The method defines the XML::Twig parser and associates to the object.

processTerms()

processTerms($twig_parser,$data);

The function processes terms which match regular expressions by applying associated actions (as defined in the configuration file, for instance). The terms are in XML tree $data.

Note: this is a function which uses in the XML::Twig parser (called as function pointer).

load_configuration()

load_configuration();

The method process and loads the configuration file (set in the attribute configuration of the current object). The attributes reg_exps and case_insensitive are set by this method.

filtering()

filtering();

The method performs the full filtering of the terms:

setting of the temporary file if not defined
opening the XML output file
setting the XML::Twig parser
processing of the XML input file in order to apply action associated to the regular expressions

printResume()

printResume();

The method prints the number of rejected terms and the number of remaining candidate terms.

rmlog()

rmlog();

The method deletes the log file.

CONFIGURATION FILE FORMAT

The configuration file defines the action to perform when an associated regular expression matches a term form. For instance:

CLEAN=FORM::/[Vv]arious/

Each line defines an association between an action (only CLEAN for the moment) and a regular expression to apply to a form of a term (FORM for the inflected form, LEMMA for the lemmatised form).

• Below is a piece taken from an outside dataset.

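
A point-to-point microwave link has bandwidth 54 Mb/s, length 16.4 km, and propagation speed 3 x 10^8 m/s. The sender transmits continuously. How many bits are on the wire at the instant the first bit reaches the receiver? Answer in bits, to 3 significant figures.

Propagation delay = 16400 / 300000000 = 5.46667e-05 s.
BDP = R × t_prop = 54000000 × 5.46667e-05 = 2952 bits.

2950 bits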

The action and regular expression parts are separated by the character =. The two elements of the regular expression are separated by two collons (::).

Comments are introduced by a # character at the begin of the line.

SEE ALSO

Documentation of Lingua::YaTeA

AUTHORS

Wiktoria Golik <wiktoria.golik@jouy.inra.fr>, Zorana Ratkovic <Zorana.Ratkovic@jouy.inra.fr>, Robert Bossy <Robert.Bossy@jouy.inra.fr>, Claire Nédellec <claire.nedellec@jouy.inra.fr>, Thierry Hamon <thierry.hamon@univ-paris13.fr>

LICENSE

Copyright (C) 2012 Wiktoria Golik, Zorana Ratkovic, Robert Bossy, Claire Nédellec and Thierry Hamon

This library is free software; you can redistribute it and/or modify it under the same terms as Perl itself, either Perl version 5.8.6 or, at your option, any later version of Perl 5 you may have available.